I am in my final year of undergraduate studies at UTSC, and there is only one professor who I confidently feel has impacted me on both an academic and personal level. In class, I was always captivated by her passionate lessons, all the while smiles would creep the corner of my mouth because of her humorous remarks about the books we were covering. Her use of quizzes, peer-reviews, evaluations, discussions, motivated me to sit front row in class and participate–but that could also be given credit to how she makes everyone in class comfortable and confident. After class, Professor Assif would inspire me to put even greater effort in the next assignment because of the encouraging comments she would leave on the margins of our papers. Outside of class, she was only one UTmail away; her office was always open with ears that were willing to listen to her students concerns. Despite entering University as a science student, Professor Assif has made me fall so deeply in love with English literature that I had a lot of trouble contemplating whether I should pursue English or Science; that too, is something she has helped me decide outside the classroom. She fills the classroom with warmth and I can vouch for essentially every student that has ever taken class a with her that, she makes every student feel like they are her favourite.
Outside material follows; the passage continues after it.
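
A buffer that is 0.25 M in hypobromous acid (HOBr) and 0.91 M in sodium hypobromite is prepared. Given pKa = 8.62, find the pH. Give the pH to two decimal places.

pH = 9.18

pH = pKa + log([A⁻]/[HA]) = 8.62 + log(0.91/0.25)
pH = 8.62 + (+0.561) = 9.18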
It felt as if, unlike many other professors who do not always make the effort to learn our names, Professor Assif even attempts to learn her our individual strengths and weaknesses to best tailor her teaching styles to benefit her students. With all honesty, I took so many English courses that I could have completed a specialist degree; still, only three out of those many English classes have really made feel like my critical thinking, writing, research, and teamwork skills have improved; all three classes which Professor Assif has taught. Althou`gh I have taken biology, chemistry, anthropology, geography, media studies, environmental courses, this student, who is graduating with an Honours degree in Bachelors of Science, is still going to nominate an English professor for this annual Professor of the Year award. I truly believe Professor Assif is deserving of this recognition.